3 February 1999

Health becomes important focus of major women's magazine

Health has shifted from a minor to a major preoccupation for one of Australia's biggest-selling women's magazines over the past 50 years, according to a University of Queensland study.

Funded by an $11,500 Australian Research Council Small Grant, English Department lecturers Drs Frances Bonner and Susan McKay and research assistant Kathryn Goldie surveyed health stories in the Australian Women's Weekly since 1948.

Using microfilm of four issues selected from each year, the researchers classified health items in three categories - readers' letters, advice columns and features.

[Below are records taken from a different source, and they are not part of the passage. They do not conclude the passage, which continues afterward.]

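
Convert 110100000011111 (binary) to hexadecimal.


Group into 4-bit nibbles: 0110100000011111
  0110 = 6
  1000 = 8
  0001 = 1
  1111 = F
= 0x681F


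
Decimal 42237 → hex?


Divide by 16 repeatedly:
42237 ÷ 16 = 2639 remainder 13 (D)
2639 ÷ 16 = 164 remainder 15 (F)
164 ÷ 16 = 10 remainder 4 (4)
10 ÷ 16 = 0 remainder 10 (A)
Reading remainders bottom-up:
= 0xA4FD


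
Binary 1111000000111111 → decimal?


Positional values:
Bit 0: 1 × 2^0 = 1
Bit 1: 1 × 2^1 = 2
Bit 2: 1 × 2^2 = 4
Bit 3: 1 × 2^3 = 8
Bit 4: 1 × 2^4 = 16
Bit 5: 1 × 2^5 = 32
Bit 12: 1 × 2^12 = 4096
Bit 13: 1 × 2^13 = 8192
Bit 14: 1 × 2^14 = 16384
Bit 15: 1 × 2^15 = 32768
Sum = 1 + 2 + 4 + 8 + 16 + 32 + 4096 + 8192 + 16384 + 32768
= 61503


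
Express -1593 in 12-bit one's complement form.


Original: 011000111001
Invert all bits:
  bit 0: 0 → 1
  bit 1: 1 → 0
  bit 2: 1 → 0
  bit 3: 0 → 1
  bit 4: 0 → 1
  bit 5: 0 → 1
  bit 6: 1 → 0
  bit 7: 1 → 0
  bit 8: 1 → 0
  bit 9: 0 → 1
  bit 10: 0 → 1
  bit 11: 1 → 0
= 100111000110


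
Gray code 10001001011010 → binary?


Gray code: 10001001011010
MSB stays the same: 1
Each subsequent bit = prev_binary XOR current_gray:
  B[1] = 1 XOR 0 = 1
  B[2] = 1 XOR 0 = 1
  B[3] = 1 XOR 0 = 1
  B[4] = 1 XOR 1 = 0
  B[5] = 0 XOR 0 = 0
  B[6] = 0 XOR 0 = 0
  B[7] = 0 XOR 1 = 1
  B[8] = 1 XOR 0 = 1
  B[9] = 1 XOR 1 = 0
  B[10] = 0 XOR 1 = 1
  B[11] = 1 XOR 0 = 1
  B[12] = 1 XOR 1 = 0
  B[13] = 0 XOR 0 = 0
= 11110001101100 (15468 decimal)


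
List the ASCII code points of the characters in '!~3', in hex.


String: '!~3'  (3 characters)
Per-character ASCII lookup:
  '!': special character: '!' = 33 → 0x21
  '~': special character: '~' = 126 → 0x7E
  '3': digits start at 48: '3' = 48 + 3 = 51 → 0x33
= 0x21 0x7E 0x33


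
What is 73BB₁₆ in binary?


Each hex digit → 4 binary bits:
  7 = 0111
  3 = 0011
  B = 1011
  B = 1011
Concatenate: 0111 0011 1011 1011
= 0111001110111011


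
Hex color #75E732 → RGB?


Hex: #75E732
R = 75₁₆ = 117
G = E7₁₆ = 231
B = 32₁₆ = 50
= RGB(117, 231, 50)


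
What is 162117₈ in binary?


Each octal digit → 3 binary bits:
  1 = 001
  6 = 110
  2 = 010
  1 = 001
  1 = 001
  7 = 111
Concatenate: 001 110 010 001 001 111
= 001110010001001111


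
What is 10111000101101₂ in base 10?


Positional values:
Bit 0: 1 × 2^0 = 1
Bit 2: 1 × 2^2 = 4
Bit 3: 1 × 2^3 = 8
Bit 5: 1 × 2^5 = 32
Bit 9: 1 × 2^9 = 512
Bit 10: 1 × 2^10 = 1024
Bit 11: 1 × 2^11 = 2048
Bit 13: 1 × 2^13 = 8192
Sum = 1 + 4 + 8 + 32 + 512 + 1024 + 2048 + 8192
= 11821


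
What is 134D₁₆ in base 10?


Positional values:
Position 0: D × 16^0 = 13 × 1 = 13
Position 1: 4 × 16^1 = 4 × 16 = 64
Position 2: 3 × 16^2 = 3 × 256 = 768
Position 3: 1 × 16^3 = 1 × 4096 = 4096
Sum = 13 + 64 + 768 + 4096
= 4941


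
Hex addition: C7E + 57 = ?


Align and add column by column (LSB to MSB, each column mod 16 with carry):
  0C7E
+ 0057
  ----
  col 0: E(14) + 7(7) + 0 (carry in) = 21 → 5(5), carry out 1
  col 1: 7(7) + 5(5) + 1 (carry in) = 13 → D(13), carry out 0
  col 2: C(12) + 0(0) + 0 (carry in) = 12 → C(12), carry out 0
  col 3: 0(0) + 0(0) + 0 (carry in) = 0 → 0(0), carry out 0
Reading digits MSB→LSB: 0CD5
Strip leading zeros: CD5
= 0xCD5


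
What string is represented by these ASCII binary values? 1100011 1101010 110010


Codes (binary): 1100011 1101010 110010
Per-code ASCII lookup:
  1100011 = 99  (range 97-122: lowercase, 99 - 97 = 2) → 'c'
  1101010 = 106  (range 97-122: lowercase, 106 - 97 = 9) → 'j'
  110010 = 50  (range 48-57: digits, 50 - 48 = 2) → '2'
= 'cj2'


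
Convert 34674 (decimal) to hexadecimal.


Divide by 16 repeatedly:
34674 ÷ 16 = 2167 remainder 2 (2)
2167 ÷ 16 = 135 remainder 7 (7)
135 ÷ 16 = 8 remainder 7 (7)
8 ÷ 16 = 0 remainder 8 (8)
Reading remainders bottom-up:
= 0x8772


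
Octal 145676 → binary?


Each octal digit → 3 binary bits:
  1 = 001
  4 = 100
  5 = 101
  6 = 110
  7 = 111
  6 = 110
Concatenate: 001 100 101 110 111 110
= 001100101110111110


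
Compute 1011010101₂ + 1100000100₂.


Align and add column by column (LSB to MSB, carry propagating):
  01011010101
+ 01100000100
  -----------
  col 0: 1 + 0 + 0 (carry in) = 1 → bit 1, carry out 0
  col 1: 0 + 0 + 0 (carry in) = 0 → bit 0, carry out 0
  col 2: 1 + 1 + 0 (carry in) = 2 → bit 0, carry out 1
  col 3: 0 + 0 + 1 (carry in) = 1 → bit 1, carry out 0
  col 4: 1 + 0 + 0 (carry in) = 1 → bit 1, carry out 0
  col 5: 0 + 0 + 0 (carry in) = 0 → bit 0, carry out 0
  col 6: 1 + 0 + 0 (carry in) = 1 → bit 1, carry out 0
  col 7: 1 + 0 + 0 (carry in) = 1 → bit 1, carry out 0
  col 8: 0 + 1 + 0 (carry in) = 1 → bit 1, carry out 0
  col 9: 1 + 1 + 0 (carry in) = 2 → bit 0, carry out 1
  col 10: 0 + 0 + 1 (carry in) = 1 → bit 1, carry out 0
Reading bits MSB→LSB: 10111011001
Strip leading zeros: 10111011001
= 10111011001


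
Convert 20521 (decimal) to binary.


Divide by 2 repeatedly:
20521 ÷ 2 = 10260 remainder 1
10260 ÷ 2 = 5130 remainder 0
5130 ÷ 2 = 2565 remainder 0
2565 ÷ 2 = 1282 remainder 1
1282 ÷ 2 = 641 remainder 0
641 ÷ 2 = 320 remainder 1
320 ÷ 2 = 160 remainder 0
160 ÷ 2 = 80 remainder 0
80 ÷ 2 = 40 remainder 0
40 ÷ 2 = 20 remainder 0
20 ÷ 2 = 10 remainder 0
10 ÷ 2 = 5 remainder 0
5 ÷ 2 = 2 remainder 1
2 ÷ 2 = 1 remainder 0
1 ÷ 2 = 0 remainder 1
Reading remainders bottom-up:
= 101000000101001


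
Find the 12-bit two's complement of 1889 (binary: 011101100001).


Original: 011101100001
Step 1 - Invert all bits: 100010011110
Step 2 - Add 1: 100010011110 + 1
= 100010011111 (represents -1889)


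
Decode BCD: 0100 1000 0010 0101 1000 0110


Each 4-bit group → digit:
  0100 → 4
  1000 → 8
  0010 → 2
  0101 → 5
  1000 → 8
  0110 → 6
= 482586


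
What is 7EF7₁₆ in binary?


Each hex digit → 4 binary bits:
  7 = 0111
  E = 1110
  F = 1111
  7 = 0111
Concatenate: 0111 1110 1111 0111
= 0111111011110111


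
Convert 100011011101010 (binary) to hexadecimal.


Group into 4-bit nibbles: 0100011011101010
  0100 = 4
  0110 = 6
  1110 = E
  1010 = A
= 0x46EA


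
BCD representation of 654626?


Each digit → 4-bit binary:
  6 → 0110
  5 → 0101
  4 → 0100
  6 → 0110
  2 → 0010
  6 → 0110
= 0110 0101 0100 0110 0010 0110


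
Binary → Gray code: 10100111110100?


Binary: 10100111110100
Gray code: G = B XOR (B >> 1)
B >> 1 = 01010011111010
10100111110100 XOR 01010011111010:
  1 XOR 0 = 1
  0 XOR 1 = 1
  1 XOR 0 = 1
  0 XOR 1 = 1
  0 XOR 0 = 0
  1 XOR 0 = 1
  1 XOR 1 = 0
  1 XOR 1 = 0
  1 XOR 1 = 0
  1 XOR 1 = 0
  0 XOR 1 = 1
  1 XOR 0 = 1
  0 XOR 1 = 1
  0 XOR 0 = 0
= 11110100001110


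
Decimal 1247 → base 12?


Divide by 12 repeatedly:
1247 ÷ 12 = 103 remainder 11
103 ÷ 12 = 8 remainder 7
8 ÷ 12 = 0 remainder 8
Reading remainders bottom-up:
= 87B


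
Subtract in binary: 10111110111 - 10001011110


Align and subtract column by column (LSB to MSB, borrowing when needed):
  10111110111
- 10001011110
  -----------
  col 0: (1 - 0 borrow-in) - 0 → 1 - 0 = 1, borrow out 0
  col 1: (1 - 0 borrow-in) - 1 → 1 - 1 = 0, borrow out 0
  col 2: (1 - 0 borrow-in) - 1 → 1 - 1 = 0, borrow out 0
  col 3: (0 - 0 borrow-in) - 1 → borrow from next column: (0+2) - 1 = 1, borrow out 1
  col 4: (1 - 1 borrow-in) - 1 → borrow from next column: (0+2) - 1 = 1, borrow out 1
  col 5: (1 - 1 borrow-in) - 0 → 0 - 0 = 0, borrow out 0
  col 6: (1 - 0 borrow-in) - 1 → 1 - 1 = 0, borrow out 0
  col 7: (1 - 0 borrow-in) - 0 → 1 - 0 = 1, borrow out 0
  col 8: (1 - 0 borrow-in) - 0 → 1 - 0 = 1, borrow out 0
  col 9: (0 - 0 borrow-in) - 0 → 0 - 0 = 0, borrow out 0
  col 10: (1 - 0 borrow-in) - 1 → 1 - 1 = 0, borrow out 0
Reading bits MSB→LSB: 00110011001
Strip leading zeros: 110011001
= 110011001


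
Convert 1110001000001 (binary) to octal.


Group into 3-bit groups: 001110001000001
  001 = 1
  110 = 6
  001 = 1
  000 = 0
  001 = 1
= 0o16101


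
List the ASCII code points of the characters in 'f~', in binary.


String: 'f~'  (2 characters)
Per-character ASCII lookup:
  'f': lowercase starts at 97: 'f' = 97 + 5 = 102 → 1100110
  '~': special character: '~' = 126 → 1111110
= 1100110 1111110


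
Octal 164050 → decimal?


Positional values:
Position 0: 0 × 8^0 = 0
Position 1: 5 × 8^1 = 40
Position 2: 0 × 8^2 = 0
Position 3: 4 × 8^3 = 2048
Position 4: 6 × 8^4 = 24576
Position 5: 1 × 8^5 = 32768
Sum = 0 + 40 + 0 + 2048 + 24576 + 32768
= 59432


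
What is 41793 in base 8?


Divide by 8 repeatedly:
41793 ÷ 8 = 5224 remainder 1
5224 ÷ 8 = 653 remainder 0
653 ÷ 8 = 81 remainder 5
81 ÷ 8 = 10 remainder 1
10 ÷ 8 = 1 remainder 2
1 ÷ 8 = 0 remainder 1
Reading remainders bottom-up:
= 0o121501


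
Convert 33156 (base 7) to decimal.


Positional values (base 7):
  6 × 7^0 = 6 × 1 = 6
  5 × 7^1 = 5 × 7 = 35
  1 × 7^2 = 1 × 49 = 49
  3 × 7^3 = 3 × 343 = 1029
  3 × 7^4 = 3 × 2401 = 7203
Sum = 6 + 35 + 49 + 1029 + 7203
= 8322


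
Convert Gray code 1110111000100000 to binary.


Gray code: 1110111000100000
MSB stays the same: 1
Each subsequent bit = prev_binary XOR current_gray:
  B[1] = 1 XOR 1 = 0
  B[2] = 0 XOR 1 = 1
  B[3] = 1 XOR 0 = 1
  B[4] = 1 XOR 1 = 0
  B[5] = 0 XOR 1 = 1
  B[6] = 1 XOR 1 = 0
  B[7] = 0 XOR 0 = 0
  B[8] = 0 XOR 0 = 0
  B[9] = 0 XOR 0 = 0
  B[10] = 0 XOR 1 = 1
  B[11] = 1 XOR 0 = 1
  B[12] = 1 XOR 0 = 1
  B[13] = 1 XOR 0 = 1
  B[14] = 1 XOR 0 = 1
  B[15] = 1 XOR 0 = 1
= 1011010000111111 (46143 decimal)


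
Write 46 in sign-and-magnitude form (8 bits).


Sign bit: 0 (positive)
Magnitude: 46 = 0101110
= 00101110


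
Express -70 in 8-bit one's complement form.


Original: 01000110
Invert all bits:
  bit 0: 0 → 1
  bit 1: 1 → 0
  bit 2: 0 → 1
  bit 3: 0 → 1
  bit 4: 0 → 1
  bit 5: 1 → 0
  bit 6: 1 → 0
  bit 7: 0 → 1
= 10111001


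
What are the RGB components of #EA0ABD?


Hex: #EA0ABD
R = EA₁₆ = 234
G = 0A₁₆ = 10
B = BD₁₆ = 189
= RGB(234, 10, 189)


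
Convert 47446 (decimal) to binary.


Divide by 2 repeatedly:
47446 ÷ 2 = 23723 remainder 0
23723 ÷ 2 = 11861 remainder 1
11861 ÷ 2 = 5930 remainder 1
5930 ÷ 2 = 2965 remainder 0
2965 ÷ 2 = 1482 remainder 1
1482 ÷ 2 = 741 remainder 0
741 ÷ 2 = 370 remainder 1
370 ÷ 2 = 185 remainder 0
185 ÷ 2 = 92 remainder 1
92 ÷ 2 = 46 remainder 0
46 ÷ 2 = 23 remainder 0
23 ÷ 2 = 11 remainder 1
11 ÷ 2 = 5 remainder 1
5 ÷ 2 = 2 remainder 1
2 ÷ 2 = 1 remainder 0
1 ÷ 2 = 0 remainder 1
Reading remainders bottom-up:
= 1011100101010110


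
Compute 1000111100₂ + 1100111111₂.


Align and add column by column (LSB to MSB, carry propagating):
  01000111100
+ 01100111111
  -----------
  col 0: 0 + 1 + 0 (carry in) = 1 → bit 1, carry out 0
  col 1: 0 + 1 + 0 (carry in) = 1 → bit 1, carry out 0
  col 2: 1 + 1 + 0 (carry in) = 2 → bit 0, carry out 1
  col 3: 1 + 1 + 1 (carry in) = 3 → bit 1, carry out 1
  col 4: 1 + 1 + 1 (carry in) = 3 → bit 1, carry out 1
  col 5: 1 + 1 + 1 (carry in) = 3 → bit 1, carry out 1
  col 6: 0 + 0 + 1 (carry in) = 1 → bit 1, carry out 0
  col 7: 0 + 0 + 0 (carry in) = 0 → bit 0, carry out 0
  col 8: 0 + 1 + 0 (carry in) = 1 → bit 1, carry out 0
  col 9: 1 + 1 + 0 (carry in) = 2 → bit 0, carry out 1
  col 10: 0 + 0 + 1 (carry in) = 1 → bit 1, carry out 0
Reading bits MSB→LSB: 10101111011
Strip leading zeros: 10101111011
= 10101111011


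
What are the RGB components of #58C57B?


Hex: #58C57B
R = 58₁₆ = 88
G = C5₁₆ = 197
B = 7B₁₆ = 123
= RGB(88, 197, 123)


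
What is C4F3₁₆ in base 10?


Positional values:
Position 0: 3 × 16^0 = 3 × 1 = 3
Position 1: F × 16^1 = 15 × 16 = 240
Position 2: 4 × 16^2 = 4 × 256 = 1024
Position 3: C × 16^3 = 12 × 4096 = 49152
Sum = 3 + 240 + 1024 + 49152
= 50419


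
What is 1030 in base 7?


Divide by 7 repeatedly:
1030 ÷ 7 = 147 remainder 1
147 ÷ 7 = 21 remainder 0
21 ÷ 7 = 3 remainder 0
3 ÷ 7 = 0 remainder 3
Reading remainders bottom-up:
= 3001


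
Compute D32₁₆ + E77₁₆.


Align and add column by column (LSB to MSB, each column mod 16 with carry):
  0D32
+ 0E77
  ----
  col 0: 2(2) + 7(7) + 0 (carry in) = 9 → 9(9), carry out 0
  col 1: 3(3) + 7(7) + 0 (carry in) = 10 → A(10), carry out 0
  col 2: D(13) + E(14) + 0 (carry in) = 27 → B(11), carry out 1
  col 3: 0(0) + 0(0) + 1 (carry in) = 1 → 1(1), carry out 0
Reading digits MSB→LSB: 1BA9
Strip leading zeros: 1BA9
= 0x1BA9


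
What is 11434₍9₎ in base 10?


Positional values (base 9):
  4 × 9^0 = 4 × 1 = 4
  3 × 9^1 = 3 × 9 = 27
  4 × 9^2 = 4 × 81 = 324
  1 × 9^3 = 1 × 729 = 729
  1 × 9^4 = 1 × 6561 = 6561
Sum = 4 + 27 + 324 + 729 + 6561
= 7645


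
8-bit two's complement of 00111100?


Original: 00111100
Step 1 - Invert all bits: 11000011
Step 2 - Add 1: 11000011 + 1
= 11000100 (represents -60)


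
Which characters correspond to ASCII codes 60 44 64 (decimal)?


Codes (decimal): 60 44 64
Per-code ASCII lookup:
  60  (special character) → '<'
  44  (special character) → ','
  64  (special character) → '@'
= '<,@'


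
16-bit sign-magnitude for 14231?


Sign bit: 0 (positive)
Magnitude: 14231 = 011011110010111
= 0011011110010111


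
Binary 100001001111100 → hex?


Group into 4-bit nibbles: 0100001001111100
  0100 = 4
  0010 = 2
  0111 = 7
  1100 = C
= 0x427C


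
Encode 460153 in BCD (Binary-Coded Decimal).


Each digit → 4-bit binary:
  4 → 0100
  6 → 0110
  0 → 0000
  1 → 0001
  5 → 0101
  3 → 0011
= 0100 0110 0000 0001 0101 0011


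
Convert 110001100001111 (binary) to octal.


Group into 3-bit groups: 110001100001111
  110 = 6
  001 = 1
  100 = 4
  001 = 1
  111 = 7
= 0o61417


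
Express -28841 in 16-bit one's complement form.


Original: 0111000010101001
Invert all bits:
  bit 0: 0 → 1
  bit 1: 1 → 0
  bit 2: 1 → 0
  bit 3: 1 → 0
  bit 4: 0 → 1
  bit 5: 0 → 1
  bit 6: 0 → 1
  bit 7: 0 → 1
  bit 8: 1 → 0
  bit 9: 0 → 1
  bit 10: 1 → 0
  bit 11: 0 → 1
  bit 12: 1 → 0
  bit 13: 0 → 1
  bit 14: 0 → 1
  bit 15: 1 → 0
= 1000111101010110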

Preliminary results showed that while health-related stories appeared once or twice in each issue in the late 1940s and early 1950s, they were a frequent feature by the 1980s and 1990s, Dr McKay said.

Published in the latest edition of the Journal of Australian Studies, the study provides what is believed to be the first comprehensive historical analysis of the changing treatment of health issues in a prominent women's magazine - the Australian Women's Weekly's circulation was just under 750,000 in 1950 rising to 1.25 million in 1983 before dropping to 860,000 in 1998.

"In these earlier editions of the Weekly, you might find a Mothercraft Column on a topic such as child immunisation or an article on looking after your husband's heart with most of the rest of the magazine devoted to service sections such as cooking, gardening or knitting, social pages or romance fiction," Dr Bonner said.

Dr McKay said the study provided a map of the growing preoccupation with health issues and supported previous studies in which magazines had been shown to be an important source of health information for Australian women.

"What is also very evident is the important role magazines have played in raising awareness about health issues such as breast cancer, kidney disease, SIDS and heart disease," she said.

"The October 1995 issue of the Weekly featured a four-page section and giveaway laminated breast self-examination card in conjunction with National Breast Cancer Week."

The study also showed changing emphasis on particular health issues and the ways they were reported, Dr Bonner said.

She said while earlier issues emphasised children's health issues, ranging from the minor such as the importance of hand-washing through to major problems such as polio, personal health matters became more prominent in later magazine issues.

"Articles on teenagers first appeared in 1954, with a Teenage Weekly supplement (including a few health stories) available between 1959 and 1964. We also started to see more articles on caring for ageing parents in the 1980s and 1990s," she said.

Dr McKay said while heart disease and cancer had always been the subject of health articles, some health issues such as Alzheimer's disease were discussed only recently.

A continuing popular issue related to health featured in the Weekly had been multiple births, she said. Drs Bonner and McKay noted the Weekly's reporting of the progress of the Sara quads from their births in 1950 to their 21st and 40th birthdays. More recently the focus had been on multiple births following IVF treatment.

The researchers said the next phase of their study would involve a more detailed examination of stories about health problems told by both celebrities and ordinary people in a broader range of women's magazines.

"People telling their own stories about health problems or what are termed ?pathographies' become far more prevalent from the late 1970s with celebrity pathographies a common feature from the 1980s. Olivia Newton-John, Raylene Boyle and Jocelyn Newman are all high-profile women who have discussed their illnesses," Dr Bonner said.

She said she and Dr McKay would examine how celebrity pathographies differed from those featuring ordinary people.